Как-то, летним днём, с подружками, было нам по семь и восемь годов, мы играли на большом деревянном, только что выстроенном мосту через нашу речку, разделяющую посёлок на две части. Мост красиво изгибался дугой, возвышаясь серединой. Он стал излюбленным местом для наших игр сразу же, как только появился.
Вдруг идут отец с сыном, идут не спеша, пьяненькие, дымят «козьими ножками», помахивают топориками. Откуда, и куда путь их, нам не ведомо. Подружки на них не обратили внимания, меня же лукавый попутал, за язычок дёрнул: «Коршун, жопу сморщил!» – крикнула я в озорстве. Младший из двух встрепенулся, отыскал меня мутным взором, взревел во всю силу горла: «Убью!» Поднял топор для смертельного удара и кинулся на меня! Я, было, не поверила, что угроза нешуточная, на какой-то момент окаменела, ведь я не понимала, что, возможно, нанесла смертельную обиду отцу и сыну, ведь все их так называют, только без них. Но раздумывать было некогда, вижу – мужик не шутит! Ноги мои сорвались с места и понесли меня прочь! Не бегу – лечу! За моей спиной топот тяжёлых сапог и крик: «Убью!» От моста я пролетела проулок, вылетела на нашу широкую улицу, надеясь, что кто-либо помешает мужику бежать за мной. Одна надежда на спасение была – это успеть добежать до папиной мастерской на соль-заводе. Я летела стрелой из лука! Топот становится медленнее, тише. Мужик явно устал, тяжело дышит. У меня же сил – хоть отбавляй, бегу не оглядываясь. Топот совсем прекратился. Оглянулась. Мужик отстал далеко, стоит и грозит мне вслед кулаком. Я прибежала к папе и ему всё рассказала. Папа, когда смеялся, всегда запрокидывал голову назад. И сейчас он дал волю смеху. Успокоившись, сказал: «Никогда больше не говори неприятности людям. Могут побить, а то и покалечить». А этих «коршунов» остерегайся.

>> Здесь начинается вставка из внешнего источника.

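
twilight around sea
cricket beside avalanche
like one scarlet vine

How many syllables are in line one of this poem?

Line one: "twilight around sea": 2+2+1 = 5

5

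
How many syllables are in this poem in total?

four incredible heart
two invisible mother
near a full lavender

19

Line 1: "four incredible heart": 1+4+1 = 6
Line 2: "two invisible mother": 1+4+2 = 7
Line 3: "near a full lavender": 1+1+1+3 = 6
Total: 6 + 7 + 6 = 19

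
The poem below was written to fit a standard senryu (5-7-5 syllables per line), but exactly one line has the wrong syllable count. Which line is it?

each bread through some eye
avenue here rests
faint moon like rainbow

Line 1: each (1), bread (1), through (1), some (1), eye (1) → 5 ✓
Line 2: avenue (3), here (1), rests (1) → 5 (expected 7)
Line 3: faint (1), moon (1), like (1), rainbow (2) → 5 ✓

The second line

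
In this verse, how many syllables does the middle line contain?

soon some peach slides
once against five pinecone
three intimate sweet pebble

6

The middle line: once(1) + against(2) + five(1) + pinecone(2) = 6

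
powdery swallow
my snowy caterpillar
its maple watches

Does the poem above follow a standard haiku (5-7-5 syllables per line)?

Line 1: powdery(3) + swallow(2) = 5 ✓
Line 2: my(1) + snowy(2) + caterpillar(4) = 7 ✓
Line 3: its(1) + maple(2) + watches(2) = 5 ✓

Yes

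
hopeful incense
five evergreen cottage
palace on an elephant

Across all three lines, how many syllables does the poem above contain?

17

Line 1: hopeful (2), incense (2) → 4
Line 2: five (1), evergreen (3), cottage (2) → 6
Line 3: palace (2), on (1), an (1), elephant (3) → 7
Total: 4 + 6 + 7 = 17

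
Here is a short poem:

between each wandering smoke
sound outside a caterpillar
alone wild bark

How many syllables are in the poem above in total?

19

Line 1: "between each wandering smoke": 2+1+3+1 = 7
Line 2: "sound outside a caterpillar": 1+2+1+4 = 8
Line 3: "alone wild bark": 2+1+1 = 4
Total: 7 + 8 + 4 = 19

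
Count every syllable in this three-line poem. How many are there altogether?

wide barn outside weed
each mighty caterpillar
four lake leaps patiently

Line 1: wide(1) + barn(1) + outside(2) + weed(1) = 5
Line 2: each(1) + mighty(2) + caterpillar(4) = 7
Line 3: four(1) + lake(1) + leaps(1) + patiently(3) = 6
Total: 5 + 7 + 6 = 18

18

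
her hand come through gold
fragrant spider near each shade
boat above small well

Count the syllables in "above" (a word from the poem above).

2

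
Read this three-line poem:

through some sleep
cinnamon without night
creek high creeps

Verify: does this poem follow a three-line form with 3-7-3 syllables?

No

Line 1: "through some sleep": 1+1+1 = 3 ✓
Line 2: "cinnamon without night": 3+2+1 = 6 (expected 7)
Line 3: "creek high creeps": 1+1+1 = 3 ✓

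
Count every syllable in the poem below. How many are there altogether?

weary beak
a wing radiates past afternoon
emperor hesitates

Line 1: weary (2), beak (1) → 3
Line 2: a (1), wing (1), radiates (3), past (1), afternoon (3) → 9
Line 3: emperor (3), hesitates (3) → 6
Total: 3 + 9 + 6 = 18

18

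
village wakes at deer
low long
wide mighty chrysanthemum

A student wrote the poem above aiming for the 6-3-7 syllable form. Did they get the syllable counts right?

Line 1: village (2), wakes (1), at (1), deer (1) → 5 (expected 6)
Line 2: low (1), long (1) → 2 (expected 3)
Line 3: wide (1), mighty (2), chrysanthemum (4) → 7 ✓

No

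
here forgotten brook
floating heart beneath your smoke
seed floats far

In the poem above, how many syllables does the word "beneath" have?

"beneath" has 2 syllables.

2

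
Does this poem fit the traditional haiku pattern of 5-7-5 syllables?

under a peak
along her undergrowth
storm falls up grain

Line 1: under(2) + a(1) + peak(1) = 4 (expected 5)
Line 2: along(2) + her(1) + undergrowth(3) = 6 (expected 7)
Line 3: storm(1) + falls(1) + up(1) + grain(1) = 4 (expected 5)

No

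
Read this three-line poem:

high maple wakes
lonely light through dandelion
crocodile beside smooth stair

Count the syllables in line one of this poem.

4

Line one: high (1), maple (2), wakes (1) → 4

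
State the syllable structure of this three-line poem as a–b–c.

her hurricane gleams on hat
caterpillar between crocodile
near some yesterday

7–9–5

Line 1: her(1) + hurricane(3) + gleams(1) + on(1) + hat(1) = 7
Line 2: caterpillar(4) + between(2) + crocodile(3) = 9
Line 3: near(1) + some(1) + yesterday(3) = 5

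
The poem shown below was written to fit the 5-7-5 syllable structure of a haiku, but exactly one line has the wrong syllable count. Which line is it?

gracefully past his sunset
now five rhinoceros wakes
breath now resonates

The first line

Line 1: gracefully(3) + past(1) + his(1) + sunset(2) = 7 (expected 5)
Line 2: now(1) + five(1) + rhinoceros(4) + wakes(1) = 7 ✓
Line 3: breath(1) + now(1) + resonates(3) = 5 ✓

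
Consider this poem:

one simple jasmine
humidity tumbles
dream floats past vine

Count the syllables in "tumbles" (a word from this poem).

"tumbles" has 2 syllables.

2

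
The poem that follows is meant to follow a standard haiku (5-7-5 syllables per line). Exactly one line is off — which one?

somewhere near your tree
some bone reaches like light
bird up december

Line 2

Line 1: "somewhere near your tree": 2+1+1+1 = 5 ✓
Line 2: "some bone reaches like light": 1+1+2+1+1 = 6 (expected 7)
Line 3: "bird up december": 1+1+3 = 5 ✓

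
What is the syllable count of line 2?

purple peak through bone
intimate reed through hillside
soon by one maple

7

Line 2: "intimate reed through hillside": 3+1+1+2 = 7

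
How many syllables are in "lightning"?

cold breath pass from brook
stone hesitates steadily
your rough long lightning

2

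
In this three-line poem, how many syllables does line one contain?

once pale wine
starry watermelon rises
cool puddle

Line one: "once pale wine": 1+1+1 = 3

3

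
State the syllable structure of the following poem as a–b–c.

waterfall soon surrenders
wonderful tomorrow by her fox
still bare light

7–9–3

Line 1: waterfall(3) + soon(1) + surrenders(3) = 7
Line 2: wonderful(3) + tomorrow(3) + by(1) + her(1) + fox(1) = 9
Line 3: still(1) + bare(1) + light(1) = 3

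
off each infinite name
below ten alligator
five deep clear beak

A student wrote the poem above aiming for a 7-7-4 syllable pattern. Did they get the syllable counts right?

Line 1: off (1), each (1), infinite (3), name (1) → 6 (expected 7)
Line 2: below (2), ten (1), alligator (4) → 7 ✓
Line 3: five (1), deep (1), clear (1), beak (1) → 4 ✓

No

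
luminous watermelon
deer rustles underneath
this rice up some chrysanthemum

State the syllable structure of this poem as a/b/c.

7/6/8

Line 1: luminous (3), watermelon (4) → 7
Line 2: deer (1), rustles (2), underneath (3) → 6
Line 3: this (1), rice (1), up (1), some (1), chrysanthemum (4) → 8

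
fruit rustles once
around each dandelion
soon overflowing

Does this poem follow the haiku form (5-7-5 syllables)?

No

Line 1: fruit (1), rustles (2), once (1) → 4 (expected 5)
Line 2: around (2), each (1), dandelion (4) → 7 ✓
Line 3: soon (1), overflowing (4) → 5 ✓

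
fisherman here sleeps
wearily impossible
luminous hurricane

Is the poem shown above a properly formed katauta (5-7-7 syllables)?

No

Line 1: fisherman (3), here (1), sleeps (1) → 5 ✓
Line 2: wearily (3), impossible (4) → 7 ✓
Line 3: luminous (3), hurricane (3) → 6 (expected 7)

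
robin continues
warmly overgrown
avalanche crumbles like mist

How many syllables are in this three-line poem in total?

Line 1: robin(2) + continues(3) = 5
Line 2: warmly(2) + overgrown(3) = 5
Line 3: avalanche(3) + crumbles(2) + like(1) + mist(1) = 7
Total: 5 + 5 + 7 = 17

17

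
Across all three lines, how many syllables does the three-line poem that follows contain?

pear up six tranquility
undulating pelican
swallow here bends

Line 1: pear (1), up (1), six (1), tranquility (4) → 7
Line 2: undulating (4), pelican (3) → 7
Line 3: swallow (2), here (1), bends (1) → 4
Total: 7 + 7 + 4 = 18

18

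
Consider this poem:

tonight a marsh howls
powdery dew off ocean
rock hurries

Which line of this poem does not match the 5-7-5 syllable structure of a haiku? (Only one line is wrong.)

Line 1: "tonight a marsh howls": 2+1+1+1 = 5 ✓
Line 2: "powdery dew off ocean": 3+1+1+2 = 7 ✓
Line 3: "rock hurries": 1+2 = 3 (expected 5)

Line 3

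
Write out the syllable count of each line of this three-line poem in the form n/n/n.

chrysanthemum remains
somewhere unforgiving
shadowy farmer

Line 1: "chrysanthemum remains": 4+2 = 6
Line 2: "somewhere unforgiving": 2+4 = 6
Line 3: "shadowy farmer": 3+2 = 5

6/6/5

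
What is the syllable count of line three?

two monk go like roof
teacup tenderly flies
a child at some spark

Line three: "a child at some spark": 1+1+1+1+1 = 5

5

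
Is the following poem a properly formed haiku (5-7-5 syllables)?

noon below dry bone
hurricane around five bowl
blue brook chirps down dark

Yes

Line 1: noon(1) + below(2) + dry(1) + bone(1) = 5 ✓
Line 2: hurricane(3) + around(2) + five(1) + bowl(1) = 7 ✓
Line 3: blue(1) + brook(1) + chirps(1) + down(1) + dark(1) = 5 ✓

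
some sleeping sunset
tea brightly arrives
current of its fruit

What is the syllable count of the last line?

The last line: current(2) + of(1) + its(1) + fruit(1) = 5

5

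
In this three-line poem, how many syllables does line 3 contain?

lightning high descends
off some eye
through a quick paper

5

Line 3: "through a quick paper": 1+1+1+2 = 5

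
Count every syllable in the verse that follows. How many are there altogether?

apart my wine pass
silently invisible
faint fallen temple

Line 1: apart (2), my (1), wine (1), pass (1) → 5
Line 2: silently (3), invisible (4) → 7
Line 3: faint (1), fallen (2), temple (2) → 5
Total: 5 + 7 + 5 = 17

17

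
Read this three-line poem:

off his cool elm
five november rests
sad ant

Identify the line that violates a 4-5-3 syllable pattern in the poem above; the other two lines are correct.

Line 3

Line 1: off(1) + his(1) + cool(1) + elm(1) = 4 ✓
Line 2: five(1) + november(3) + rests(1) = 5 ✓
Line 3: sad(1) + ant(1) = 2 (expected 3)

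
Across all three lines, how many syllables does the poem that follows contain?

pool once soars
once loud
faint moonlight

Line 1: "pool once soars": 1+1+1 = 3
Line 2: "once loud": 1+1 = 2
Line 3: "faint moonlight": 1+2 = 3
Total: 3 + 2 + 3 = 8

8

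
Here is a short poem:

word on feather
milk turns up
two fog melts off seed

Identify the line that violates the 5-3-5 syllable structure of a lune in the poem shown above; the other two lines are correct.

The first line

Line 1: "word on feather": 1+1+2 = 4 (expected 5)
Line 2: "milk turns up": 1+1+1 = 3 ✓
Line 3: "two fog melts off seed": 1+1+1+1+1 = 5 ✓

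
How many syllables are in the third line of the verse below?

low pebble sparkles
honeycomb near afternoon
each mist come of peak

The third line: each(1) + mist(1) + come(1) + of(1) + peak(1) = 5

5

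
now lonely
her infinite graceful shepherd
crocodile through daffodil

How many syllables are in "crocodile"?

3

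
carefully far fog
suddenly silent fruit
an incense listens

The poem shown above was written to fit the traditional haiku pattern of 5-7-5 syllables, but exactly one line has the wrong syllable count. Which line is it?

Line 1: "carefully far fog": 3+1+1 = 5 ✓
Line 2: "suddenly silent fruit": 3+2+1 = 6 (expected 7)
Line 3: "an incense listens": 1+2+2 = 5 ✓

Line 2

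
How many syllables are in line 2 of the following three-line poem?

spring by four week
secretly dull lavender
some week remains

7

Line 2: secretly(3) + dull(1) + lavender(3) = 7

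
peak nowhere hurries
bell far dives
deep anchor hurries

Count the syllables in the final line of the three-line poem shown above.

The final line: deep (1), anchor (2), hurries (2) → 5

5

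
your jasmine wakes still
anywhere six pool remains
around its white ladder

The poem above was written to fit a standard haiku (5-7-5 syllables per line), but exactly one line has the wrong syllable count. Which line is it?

Line 3

Line 1: "your jasmine wakes still": 1+2+1+1 = 5 ✓
Line 2: "anywhere six pool remains": 3+1+1+2 = 7 ✓
Line 3: "around its white ladder": 2+1+1+2 = 6 (expected 5)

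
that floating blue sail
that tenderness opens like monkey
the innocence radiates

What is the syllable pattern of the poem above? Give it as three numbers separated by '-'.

5-9-7

Line 1: "that floating blue sail": 1+2+1+1 = 5
Line 2: "that tenderness opens like monkey": 1+3+2+1+2 = 9
Line 3: "the innocence radiates": 1+3+3 = 7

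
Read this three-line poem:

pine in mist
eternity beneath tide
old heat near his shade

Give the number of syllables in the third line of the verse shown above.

5

The third line: old(1) + heat(1) + near(1) + his(1) + shade(1) = 5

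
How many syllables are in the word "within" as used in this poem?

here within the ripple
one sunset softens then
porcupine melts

2

"within" has 2 syllables.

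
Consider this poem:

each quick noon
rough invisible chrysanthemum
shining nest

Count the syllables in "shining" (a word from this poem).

2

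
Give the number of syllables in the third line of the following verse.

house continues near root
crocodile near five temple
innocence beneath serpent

7

The third line: "innocence beneath serpent": 3+2+2 = 7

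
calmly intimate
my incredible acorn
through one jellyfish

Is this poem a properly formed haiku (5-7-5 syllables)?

Yes

Line 1: calmly (2), intimate (3) → 5 ✓
Line 2: my (1), incredible (4), acorn (2) → 7 ✓
Line 3: through (1), one (1), jellyfish (3) → 5 ✓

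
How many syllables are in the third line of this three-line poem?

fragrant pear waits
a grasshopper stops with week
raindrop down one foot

The third line: raindrop (2), down (1), one (1), foot (1) → 5

5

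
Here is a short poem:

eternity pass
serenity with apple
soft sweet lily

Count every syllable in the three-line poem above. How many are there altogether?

16

Line 1: eternity(4) + pass(1) = 5
Line 2: serenity(4) + with(1) + apple(2) = 7
Line 3: soft(1) + sweet(1) + lily(2) = 4
Total: 5 + 7 + 4 = 16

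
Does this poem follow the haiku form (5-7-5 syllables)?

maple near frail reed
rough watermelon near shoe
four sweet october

Line 1: maple(2) + near(1) + frail(1) + reed(1) = 5 ✓
Line 2: rough(1) + watermelon(4) + near(1) + shoe(1) = 7 ✓
Line 3: four(1) + sweet(1) + october(3) = 5 ✓

Yes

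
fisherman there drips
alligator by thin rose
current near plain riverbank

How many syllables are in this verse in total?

19

Line 1: "fisherman there drips": 3+1+1 = 5
Line 2: "alligator by thin rose": 4+1+1+1 = 7
Line 3: "current near plain riverbank": 2+1+1+3 = 7
Total: 5 + 7 + 7 = 19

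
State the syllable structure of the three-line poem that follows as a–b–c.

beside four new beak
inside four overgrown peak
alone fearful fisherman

5–7–7

Line 1: "beside four new beak": 2+1+1+1 = 5
Line 2: "inside four overgrown peak": 2+1+3+1 = 7
Line 3: "alone fearful fisherman": 2+2+3 = 7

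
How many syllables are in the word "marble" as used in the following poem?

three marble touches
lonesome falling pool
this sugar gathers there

2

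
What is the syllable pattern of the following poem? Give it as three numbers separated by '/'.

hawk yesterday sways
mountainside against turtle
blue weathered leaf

5/7/4

Line 1: "hawk yesterday sways": 1+3+1 = 5
Line 2: "mountainside against turtle": 3+2+2 = 7
Line 3: "blue weathered leaf": 1+2+1 = 4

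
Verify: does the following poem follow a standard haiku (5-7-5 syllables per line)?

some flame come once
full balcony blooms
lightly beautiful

No

Line 1: some(1) + flame(1) + come(1) + once(1) = 4 (expected 5)
Line 2: full(1) + balcony(3) + blooms(1) = 5 (expected 7)
Line 3: lightly(2) + beautiful(3) = 5 ✓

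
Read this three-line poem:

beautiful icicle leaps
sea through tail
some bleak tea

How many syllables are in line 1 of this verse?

Line 1: beautiful(3) + icicle(3) + leaps(1) = 7

7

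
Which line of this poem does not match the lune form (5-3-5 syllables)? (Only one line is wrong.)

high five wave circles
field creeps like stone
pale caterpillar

Line 1: high(1) + five(1) + wave(1) + circles(2) = 5 ✓
Line 2: field(1) + creeps(1) + like(1) + stone(1) = 4 (expected 3)
Line 3: pale(1) + caterpillar(4) = 5 ✓

The second line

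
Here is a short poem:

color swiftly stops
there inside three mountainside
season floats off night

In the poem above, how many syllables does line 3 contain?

5

Line 3: season (2), floats (1), off (1), night (1) → 5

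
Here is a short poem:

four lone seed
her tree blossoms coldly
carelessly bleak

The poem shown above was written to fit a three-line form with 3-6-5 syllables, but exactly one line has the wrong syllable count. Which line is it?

Line 1: four (1), lone (1), seed (1) → 3 ✓
Line 2: her (1), tree (1), blossoms (2), coldly (2) → 6 ✓
Line 3: carelessly (3), bleak (1) → 4 (expected 5)

Line 3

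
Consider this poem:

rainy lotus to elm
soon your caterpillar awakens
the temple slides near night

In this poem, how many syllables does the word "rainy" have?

"rainy" has 2 syllables.

2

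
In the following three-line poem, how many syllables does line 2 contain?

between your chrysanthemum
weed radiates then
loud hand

5

Line 2: "weed radiates then": 1+3+1 = 5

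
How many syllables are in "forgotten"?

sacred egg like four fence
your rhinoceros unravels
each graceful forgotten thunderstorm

3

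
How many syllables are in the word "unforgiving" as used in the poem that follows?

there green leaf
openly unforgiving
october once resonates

4

"unforgiving" has 4 syllables.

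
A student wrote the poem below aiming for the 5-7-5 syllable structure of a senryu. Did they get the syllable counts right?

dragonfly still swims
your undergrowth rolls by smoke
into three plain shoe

Line 1: dragonfly (3), still (1), swims (1) → 5 ✓
Line 2: your (1), undergrowth (3), rolls (1), by (1), smoke (1) → 7 ✓
Line 3: into (2), three (1), plain (1), shoe (1) → 5 ✓

Yes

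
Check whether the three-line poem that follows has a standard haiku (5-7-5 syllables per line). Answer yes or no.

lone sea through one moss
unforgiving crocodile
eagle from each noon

Yes

Line 1: lone(1) + sea(1) + through(1) + one(1) + moss(1) = 5 ✓
Line 2: unforgiving(4) + crocodile(3) = 7 ✓
Line 3: eagle(2) + from(1) + each(1) + noon(1) = 5 ✓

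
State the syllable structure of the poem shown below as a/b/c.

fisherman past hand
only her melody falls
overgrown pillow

Line 1: fisherman (3), past (1), hand (1) → 5
Line 2: only (2), her (1), melody (3), falls (1) → 7
Line 3: overgrown (3), pillow (2) → 5

5/7/5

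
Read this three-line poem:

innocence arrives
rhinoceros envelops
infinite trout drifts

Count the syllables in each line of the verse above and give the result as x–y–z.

5–7–5

Line 1: innocence (3), arrives (2) → 5
Line 2: rhinoceros (4), envelops (3) → 7
Line 3: infinite (3), trout (1), drifts (1) → 5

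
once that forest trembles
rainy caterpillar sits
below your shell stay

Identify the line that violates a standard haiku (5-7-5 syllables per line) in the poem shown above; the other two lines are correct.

Line 1: once (1), that (1), forest (2), trembles (2) → 6 (expected 5)
Line 2: rainy (2), caterpillar (4), sits (1) → 7 ✓
Line 3: below (2), your (1), shell (1), stay (1) → 5 ✓

Line 1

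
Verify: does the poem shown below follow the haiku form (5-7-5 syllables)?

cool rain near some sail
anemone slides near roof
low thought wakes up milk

Yes

Line 1: cool (1), rain (1), near (1), some (1), sail (1) → 5 ✓
Line 2: anemone (4), slides (1), near (1), roof (1) → 7 ✓
Line 3: low (1), thought (1), wakes (1), up (1), milk (1) → 5 ✓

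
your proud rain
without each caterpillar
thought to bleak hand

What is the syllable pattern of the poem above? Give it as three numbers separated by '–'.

3–7–4

Line 1: your(1) + proud(1) + rain(1) = 3
Line 2: without(2) + each(1) + caterpillar(4) = 7
Line 3: thought(1) + to(1) + bleak(1) + hand(1) = 4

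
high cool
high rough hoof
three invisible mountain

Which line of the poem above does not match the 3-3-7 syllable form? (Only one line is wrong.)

The first line

Line 1: high(1) + cool(1) = 2 (expected 3)
Line 2: high(1) + rough(1) + hoof(1) = 3 ✓
Line 3: three(1) + invisible(4) + mountain(2) = 7 ✓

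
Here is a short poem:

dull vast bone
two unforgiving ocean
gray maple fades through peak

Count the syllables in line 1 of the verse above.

3

Line 1: dull (1), vast (1), bone (1) → 3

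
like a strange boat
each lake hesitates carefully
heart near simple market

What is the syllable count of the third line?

6

The third line: heart(1) + near(1) + simple(2) + market(2) = 6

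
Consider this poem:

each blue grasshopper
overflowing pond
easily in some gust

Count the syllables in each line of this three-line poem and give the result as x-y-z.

5-5-6

Line 1: each(1) + blue(1) + grasshopper(3) = 5
Line 2: overflowing(4) + pond(1) = 5
Line 3: easily(3) + in(1) + some(1) + gust(1) = 6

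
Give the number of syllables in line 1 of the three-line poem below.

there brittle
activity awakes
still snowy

3

Line 1: "there brittle": 1+2 = 3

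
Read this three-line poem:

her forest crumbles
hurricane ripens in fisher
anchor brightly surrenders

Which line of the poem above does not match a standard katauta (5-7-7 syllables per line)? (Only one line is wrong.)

Line 1: her(1) + forest(2) + crumbles(2) = 5 ✓
Line 2: hurricane(3) + ripens(2) + in(1) + fisher(2) = 8 (expected 7)
Line 3: anchor(2) + brightly(2) + surrenders(3) = 7 ✓

Line 2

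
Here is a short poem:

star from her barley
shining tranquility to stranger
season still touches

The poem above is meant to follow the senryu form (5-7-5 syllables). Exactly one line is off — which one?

Line 1: star(1) + from(1) + her(1) + barley(2) = 5 ✓
Line 2: shining(2) + tranquility(4) + to(1) + stranger(2) = 9 (expected 7)
Line 3: season(2) + still(1) + touches(2) = 5 ✓

The second line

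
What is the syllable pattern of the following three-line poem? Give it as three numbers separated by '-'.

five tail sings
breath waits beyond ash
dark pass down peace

Line 1: "five tail sings": 1+1+1 = 3
Line 2: "breath waits beyond ash": 1+1+2+1 = 5
Line 3: "dark pass down peace": 1+1+1+1 = 4

3-5-4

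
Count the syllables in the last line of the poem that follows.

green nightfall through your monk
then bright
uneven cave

The last line: "uneven cave": 3+1 = 4

4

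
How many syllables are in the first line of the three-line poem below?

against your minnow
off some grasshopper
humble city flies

The first line: against (2), your (1), minnow (2) → 5

5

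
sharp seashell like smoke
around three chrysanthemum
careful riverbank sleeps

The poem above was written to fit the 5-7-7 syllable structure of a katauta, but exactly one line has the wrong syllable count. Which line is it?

The third line

Line 1: sharp(1) + seashell(2) + like(1) + smoke(1) = 5 ✓
Line 2: around(2) + three(1) + chrysanthemum(4) = 7 ✓
Line 3: careful(2) + riverbank(3) + sleeps(1) = 6 (expected 7)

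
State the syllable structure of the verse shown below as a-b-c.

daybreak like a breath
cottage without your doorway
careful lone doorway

Line 1: daybreak(2) + like(1) + a(1) + breath(1) = 5
Line 2: cottage(2) + without(2) + your(1) + doorway(2) = 7
Line 3: careful(2) + lone(1) + doorway(2) = 5

5-7-5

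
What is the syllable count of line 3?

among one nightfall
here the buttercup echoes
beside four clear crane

5

Line 3: beside (2), four (1), clear (1), crane (1) → 5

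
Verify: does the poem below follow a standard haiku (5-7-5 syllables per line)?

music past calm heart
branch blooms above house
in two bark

Line 1: "music past calm heart": 2+1+1+1 = 5 ✓
Line 2: "branch blooms above house": 1+1+2+1 = 5 (expected 7)
Line 3: "in two bark": 1+1+1 = 3 (expected 5)

No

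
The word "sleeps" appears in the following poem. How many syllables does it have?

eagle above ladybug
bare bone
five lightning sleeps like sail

"sleeps" has 1 syllable.

1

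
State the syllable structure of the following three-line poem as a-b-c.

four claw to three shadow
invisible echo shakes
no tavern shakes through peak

6-7-6

Line 1: four(1) + claw(1) + to(1) + three(1) + shadow(2) = 6
Line 2: invisible(4) + echo(2) + shakes(1) = 7
Line 3: no(1) + tavern(2) + shakes(1) + through(1) + peak(1) = 6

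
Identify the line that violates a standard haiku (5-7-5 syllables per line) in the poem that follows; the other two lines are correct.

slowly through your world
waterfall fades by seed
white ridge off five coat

The second line

Line 1: slowly (2), through (1), your (1), world (1) → 5 ✓
Line 2: waterfall (3), fades (1), by (1), seed (1) → 6 (expected 7)
Line 3: white (1), ridge (1), off (1), five (1), coat (1) → 5 ✓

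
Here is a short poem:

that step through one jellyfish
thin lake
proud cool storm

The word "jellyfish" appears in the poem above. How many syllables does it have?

3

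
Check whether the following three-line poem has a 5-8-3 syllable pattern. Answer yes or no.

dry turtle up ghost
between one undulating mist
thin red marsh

Yes

Line 1: dry(1) + turtle(2) + up(1) + ghost(1) = 5 ✓
Line 2: between(2) + one(1) + undulating(4) + mist(1) = 8 ✓
Line 3: thin(1) + red(1) + marsh(1) = 3 ✓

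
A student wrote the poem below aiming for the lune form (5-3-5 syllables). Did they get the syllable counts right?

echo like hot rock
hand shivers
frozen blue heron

Line 1: echo (2), like (1), hot (1), rock (1) → 5 ✓
Line 2: hand (1), shivers (2) → 3 ✓
Line 3: frozen (2), blue (1), heron (2) → 5 ✓

Yes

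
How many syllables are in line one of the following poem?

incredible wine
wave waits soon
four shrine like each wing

Line one: "incredible wine": 4+1 = 5

5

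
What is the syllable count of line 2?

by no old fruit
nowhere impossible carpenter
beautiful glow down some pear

9

Line 2: nowhere (2), impossible (4), carpenter (3) → 9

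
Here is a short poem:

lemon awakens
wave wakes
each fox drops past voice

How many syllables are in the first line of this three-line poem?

The first line: "lemon awakens": 2+3 = 5

5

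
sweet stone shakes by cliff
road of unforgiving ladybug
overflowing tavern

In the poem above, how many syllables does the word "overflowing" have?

"overflowing" has 4 syllables.

4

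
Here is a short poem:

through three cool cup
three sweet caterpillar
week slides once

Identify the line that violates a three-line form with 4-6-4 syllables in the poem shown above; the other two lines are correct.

Line 1: through (1), three (1), cool (1), cup (1) → 4 ✓
Line 2: three (1), sweet (1), caterpillar (4) → 6 ✓
Line 3: week (1), slides (1), once (1) → 3 (expected 4)

Line 3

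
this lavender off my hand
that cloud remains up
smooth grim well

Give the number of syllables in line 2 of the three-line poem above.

Line 2: that(1) + cloud(1) + remains(2) + up(1) = 5

5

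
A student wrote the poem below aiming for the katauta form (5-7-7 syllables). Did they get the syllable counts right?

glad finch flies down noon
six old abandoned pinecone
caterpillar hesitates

Line 1: glad (1), finch (1), flies (1), down (1), noon (1) → 5 ✓
Line 2: six (1), old (1), abandoned (3), pinecone (2) → 7 ✓
Line 3: caterpillar (4), hesitates (3) → 7 ✓

Yes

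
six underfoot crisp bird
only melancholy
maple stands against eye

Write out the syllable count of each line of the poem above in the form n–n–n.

Line 1: six(1) + underfoot(3) + crisp(1) + bird(1) = 6
Line 2: only(2) + melancholy(4) = 6
Line 3: maple(2) + stands(1) + against(2) + eye(1) = 6

6–6–6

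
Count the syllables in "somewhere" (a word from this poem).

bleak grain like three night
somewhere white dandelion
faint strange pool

"somewhere" has 2 syllables.

2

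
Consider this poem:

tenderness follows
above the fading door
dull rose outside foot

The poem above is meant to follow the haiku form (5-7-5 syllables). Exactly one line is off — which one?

The second line

Line 1: tenderness(3) + follows(2) = 5 ✓
Line 2: above(2) + the(1) + fading(2) + door(1) = 6 (expected 7)
Line 3: dull(1) + rose(1) + outside(2) + foot(1) = 5 ✓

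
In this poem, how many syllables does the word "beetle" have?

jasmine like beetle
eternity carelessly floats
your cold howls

2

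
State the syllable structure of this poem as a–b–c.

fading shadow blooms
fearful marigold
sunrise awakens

Line 1: fading (2), shadow (2), blooms (1) → 5
Line 2: fearful (2), marigold (3) → 5
Line 3: sunrise (2), awakens (3) → 5

5–5–5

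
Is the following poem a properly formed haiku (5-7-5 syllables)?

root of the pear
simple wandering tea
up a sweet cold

No

Line 1: "root of the pear": 1+1+1+1 = 4 (expected 5)
Line 2: "simple wandering tea": 2+3+1 = 6 (expected 7)
Line 3: "up a sweet cold": 1+1+1+1 = 4 (expected 5)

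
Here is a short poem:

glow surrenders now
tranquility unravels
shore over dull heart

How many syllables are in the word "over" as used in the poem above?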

Я несколько лет потом обходила их стороной, не могла забыть страшный топот за спиной и блеск топора…
Тартарара
Военный, 1944 год. Январь. День выдался на редкость дивный: «Мороз и Солнце» – как у Пушкина в стихотворении. Я сижу на деревянных ящиках, на санной подводе. Подвод три, и возчиков три. Один из них долговязый парень, больной туберкулёзом, поэтому не взят в армию. В тылу, в деревне он мужик, что надо. Всё может. Бабы и девки от него без ума. Я хорошо знаю его мать, нашу больную, готовлю для неё сердечные отвары и приношу к ней домой. Она не в состоянии ходить. Дни бедной женщины сочтены. Но столько в ней доброты, ожидая меня, она из последних сил для меня готовит оладушки на огне русской печи. Они такие пышные и румяные, а с холодной сметаной просто объеденье. Женщина приветлива и даже весела. Не верится, что её скоро не станет… И сын её, Санко, так же нездоров. И на вольном воздухе среди полей и лесов живут хвори!